Not that he's done anything differently between starts, he said. There have been no particular words of wisdom or suggestions from pitching coach John Farrell, either. And while manager Terry Francona said after his last start, "We've got to get [Tavarez] back to having that two-seamer with life through the zone," the pitcher demurs.

"Location," said Tavarez, who has 10 strikeouts and 10 walks in his last four outings. "Location, walking guys. Most of my walks have scored lately. To me, I've got to go out there, don't walk anybody, get the location.

"When you don't hit the location, everything goes wrong for you out there. It's been a little frustrating, but I'm not changing anything. Still do the same workout, eating the same thing, getting the same amount of sleep that I get all the time."

But his ERA has bulged to 5.15, inflated by a 7.71 mark in his last four starts. His record has sunk to 5-7. He spent the first portion of the season addressing speculation about whether he'd be bumped from the rotation by recovering lefthander Jon Lester. Kason Gabbard's recent emergence has changed the question, but only slightly. Now it's about when or if Tavarez will be bumped by Gabbard, who presently is holding down the injured Curt Schilling's spot. The conjecture intensified after Gabbard's three-hit shutout of the Royals Monday night.

Tavarez's approach , he says, is that he came in as the No. 5 starter and there he remains. He doesn't want to lie to himself. And in the end, it doesn't matter what you call him. He's in the rotation right now. But he is sensitive to the problems he's had.

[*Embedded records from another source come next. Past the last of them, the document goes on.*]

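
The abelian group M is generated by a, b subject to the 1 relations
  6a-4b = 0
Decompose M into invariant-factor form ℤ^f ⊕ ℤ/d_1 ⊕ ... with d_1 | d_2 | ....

rank_ℚ(R)=1; free=2−1=1
SNF(R) diag = [2] → torsion [2]

Answer: M ≅ ℤ^1 ⊕ ℤ/2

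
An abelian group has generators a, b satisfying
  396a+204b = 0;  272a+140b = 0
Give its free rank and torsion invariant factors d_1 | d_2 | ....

rank_ℚ(R)=2; free=2−2=0
SNF(R) diag = [4, 12] → torsion [4, 12]

Answer: M ≅ ℤ/4 ⊕ ℤ/12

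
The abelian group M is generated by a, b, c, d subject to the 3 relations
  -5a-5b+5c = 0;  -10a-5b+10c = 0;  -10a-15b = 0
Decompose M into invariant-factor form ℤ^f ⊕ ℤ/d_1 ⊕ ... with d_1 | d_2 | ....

Answer: M ≅ ℤ^1 ⊕ ℤ/5 ⊕ ℤ/5 ⊕ ℤ/10

Derivation:
rank_ℚ(R)=3; free=4−3=1
SNF(R) diag = [5, 5, 10] → torsion [5, 5, 10]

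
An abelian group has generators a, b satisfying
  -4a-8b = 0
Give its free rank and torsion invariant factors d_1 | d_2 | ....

Answer: M ≅ ℤ^1 ⊕ ℤ/4

Derivation:
rank_ℚ(R)=1; free=2−1=1
SNF(R) diag = [4] → torsion [4]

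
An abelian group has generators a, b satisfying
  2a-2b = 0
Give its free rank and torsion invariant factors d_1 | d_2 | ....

Answer: M ≅ ℤ^1 ⊕ ℤ/2

Derivation:
rank_ℚ(R)=1; free=2−1=1
SNF(R) diag = [2] → torsion [2]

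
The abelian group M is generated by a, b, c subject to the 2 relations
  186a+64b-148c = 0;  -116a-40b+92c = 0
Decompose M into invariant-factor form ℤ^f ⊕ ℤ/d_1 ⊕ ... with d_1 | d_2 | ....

rank_ℚ(R)=2; free=3−2=1
SNF(R) diag = [2, 4] → torsion [2, 4]

Answer: M ≅ ℤ^1 ⊕ ℤ/2 ⊕ ℤ/4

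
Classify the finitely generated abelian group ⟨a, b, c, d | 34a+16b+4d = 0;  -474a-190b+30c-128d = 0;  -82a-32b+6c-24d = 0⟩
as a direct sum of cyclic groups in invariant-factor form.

Answer: M ≅ ℤ^1 ⊕ ℤ/2 ⊕ ℤ/2 ⊕ ℤ/6

Derivation:
rank_ℚ(R)=3; free=4−3=1
SNF(R) diag = [2, 2, 6] → torsion [2, 2, 6]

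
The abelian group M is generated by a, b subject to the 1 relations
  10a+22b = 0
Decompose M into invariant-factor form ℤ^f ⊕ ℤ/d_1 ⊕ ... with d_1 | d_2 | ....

rank_ℚ(R)=1; free=2−1=1
SNF(R) diag = [2] → torsion [2]

Answer: M ≅ ℤ^1 ⊕ ℤ/2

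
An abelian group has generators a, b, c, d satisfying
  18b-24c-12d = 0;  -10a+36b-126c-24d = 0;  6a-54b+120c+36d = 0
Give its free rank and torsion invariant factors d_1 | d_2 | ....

Answer: M ≅ ℤ^1 ⊕ ℤ/2 ⊕ ℤ/6 ⊕ ℤ/6

Derivation:
rank_ℚ(R)=3; free=4−3=1
SNF(R) diag = [2, 6, 6] → torsion [2, 6, 6]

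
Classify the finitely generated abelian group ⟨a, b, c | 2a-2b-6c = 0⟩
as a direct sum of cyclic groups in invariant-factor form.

Answer: M ≅ ℤ^2 ⊕ ℤ/2

Derivation:
rank_ℚ(R)=1; free=3−1=2
SNF(R) diag = [2] → torsion [2]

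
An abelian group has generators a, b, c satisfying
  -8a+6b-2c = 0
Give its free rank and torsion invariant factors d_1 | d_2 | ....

rank_ℚ(R)=1; free=3−1=2
SNF(R) diag = [2] → torsion [2]

Answer: M ≅ ℤ^2 ⊕ ℤ/2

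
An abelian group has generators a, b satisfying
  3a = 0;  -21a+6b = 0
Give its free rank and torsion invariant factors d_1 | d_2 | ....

rank_ℚ(R)=2; free=2−2=0
SNF(R) diag = [3, 6] → torsion [3, 6]

Answer: M ≅ ℤ/3 ⊕ ℤ/6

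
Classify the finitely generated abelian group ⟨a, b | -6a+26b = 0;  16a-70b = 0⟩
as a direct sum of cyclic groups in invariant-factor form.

rank_ℚ(R)=2; free=2−2=0
SNF(R) diag = [2, 2] → torsion [2, 2]

Answer: M ≅ ℤ/2 ⊕ ℤ/2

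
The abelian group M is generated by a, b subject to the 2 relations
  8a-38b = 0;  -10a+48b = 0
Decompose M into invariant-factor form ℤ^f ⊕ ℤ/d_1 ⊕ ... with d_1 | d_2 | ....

rank_ℚ(R)=2; free=2−2=0
SNF(R) diag = [2, 2] → torsion [2, 2]

Answer: M ≅ ℤ/2 ⊕ ℤ/2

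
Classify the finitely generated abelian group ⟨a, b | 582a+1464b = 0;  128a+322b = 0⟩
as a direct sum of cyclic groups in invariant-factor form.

Answer: M ≅ ℤ/2 ⊕ ℤ/6

Derivation:
rank_ℚ(R)=2; free=2−2=0
SNF(R) diag = [2, 6] → torsion [2, 6]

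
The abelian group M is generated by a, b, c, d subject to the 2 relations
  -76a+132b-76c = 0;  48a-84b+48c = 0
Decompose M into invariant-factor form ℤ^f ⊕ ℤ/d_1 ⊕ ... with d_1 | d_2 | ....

Answer: M ≅ ℤ^2 ⊕ ℤ/4 ⊕ ℤ/12

Derivation:
rank_ℚ(R)=2; free=4−2=2
SNF(R) diag = [4, 12] → torsion [4, 12]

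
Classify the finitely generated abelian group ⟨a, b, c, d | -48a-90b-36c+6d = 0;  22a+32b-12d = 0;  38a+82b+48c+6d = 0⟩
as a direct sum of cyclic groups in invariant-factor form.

Answer: M ≅ ℤ^1 ⊕ ℤ/2 ⊕ ℤ/6 ⊕ ℤ/12

Derivation:
rank_ℚ(R)=3; free=4−3=1
SNF(R) diag = [2, 6, 12] → torsion [2, 6, 12]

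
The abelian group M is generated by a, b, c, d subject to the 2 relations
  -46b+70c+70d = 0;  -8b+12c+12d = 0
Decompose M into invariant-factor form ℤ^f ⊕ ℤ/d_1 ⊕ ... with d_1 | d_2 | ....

rank_ℚ(R)=2; free=4−2=2
SNF(R) diag = [2, 4] → torsion [2, 4]

Answer: M ≅ ℤ^2 ⊕ ℤ/2 ⊕ ℤ/4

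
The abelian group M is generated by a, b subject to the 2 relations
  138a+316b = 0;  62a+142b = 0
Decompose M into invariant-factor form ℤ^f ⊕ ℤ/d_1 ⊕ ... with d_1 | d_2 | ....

rank_ℚ(R)=2; free=2−2=0
SNF(R) diag = [2, 2] → torsion [2, 2]

Answer: M ≅ ℤ/2 ⊕ ℤ/2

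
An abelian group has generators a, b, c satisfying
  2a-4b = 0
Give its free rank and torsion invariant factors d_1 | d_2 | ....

rank_ℚ(R)=1; free=3−1=2
SNF(R) diag = [2] → torsion [2]

Answer: M ≅ ℤ^2 ⊕ ℤ/2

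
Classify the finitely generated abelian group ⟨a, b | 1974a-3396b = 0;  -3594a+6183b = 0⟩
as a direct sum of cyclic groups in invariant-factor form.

Answer: M ≅ ℤ/3 ⊕ ℤ/6

Derivation:
rank_ℚ(R)=2; free=2−2=0
SNF(R) diag = [3, 6] → torsion [3, 6]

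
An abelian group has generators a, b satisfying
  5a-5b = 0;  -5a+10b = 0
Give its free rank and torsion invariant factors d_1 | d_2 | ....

rank_ℚ(R)=2; free=2−2=0
SNF(R) diag = [5, 5] → torsion [5, 5]

Answer: M ≅ ℤ/5 ⊕ ℤ/5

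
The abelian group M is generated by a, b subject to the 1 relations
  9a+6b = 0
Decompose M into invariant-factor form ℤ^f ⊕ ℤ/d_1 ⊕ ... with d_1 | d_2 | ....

rank_ℚ(R)=1; free=2−1=1
SNF(R) diag = [3] → torsion [3]

Answer: M ≅ ℤ^1 ⊕ ℤ/3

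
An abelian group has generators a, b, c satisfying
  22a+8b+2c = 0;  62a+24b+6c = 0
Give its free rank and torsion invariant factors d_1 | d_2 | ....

Answer: M ≅ ℤ^1 ⊕ ℤ/2 ⊕ ℤ/4

Derivation:
rank_ℚ(R)=2; free=3−2=1
SNF(R) diag = [2, 4] → torsion [2, 4]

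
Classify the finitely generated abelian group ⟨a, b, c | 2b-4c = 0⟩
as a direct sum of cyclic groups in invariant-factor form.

rank_ℚ(R)=1; free=3−1=2
SNF(R) diag = [2] → torsion [2]

Answer: M ≅ ℤ^2 ⊕ ℤ/2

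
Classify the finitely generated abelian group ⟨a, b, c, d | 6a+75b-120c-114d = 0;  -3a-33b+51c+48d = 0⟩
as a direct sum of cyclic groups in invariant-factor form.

Answer: M ≅ ℤ^2 ⊕ ℤ/3 ⊕ ℤ/9

Derivation:
rank_ℚ(R)=2; free=4−2=2
SNF(R) diag = [3, 9] → torsion [3, 9]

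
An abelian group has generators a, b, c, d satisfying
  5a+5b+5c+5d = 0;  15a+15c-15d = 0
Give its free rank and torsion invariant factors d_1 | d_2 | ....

rank_ℚ(R)=2; free=4−2=2
SNF(R) diag = [5, 15] → torsion [5, 15]

Answer: M ≅ ℤ^2 ⊕ ℤ/5 ⊕ ℤ/15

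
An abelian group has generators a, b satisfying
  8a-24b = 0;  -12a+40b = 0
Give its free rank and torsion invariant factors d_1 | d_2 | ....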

"I take it home," Tavarez said. "I leave the uniform and I take it home. Think about it a little bit, about things that I want to happen in my next start, things like that. It's like I just can't wait for my next start. That's how I approach this.

"You just can't take it back. [But] I don't let it drive me crazy."

With that, and a few more spritzes of cologne, and a little singing on the way out about getting a win, Tavarez left the clubhouse. But not without one more piece of wisdom.

"I can't wait till tomorrow, especially after today," he said. "I can't wait to have a great game tomorrow, bring the music back into the clubhouse."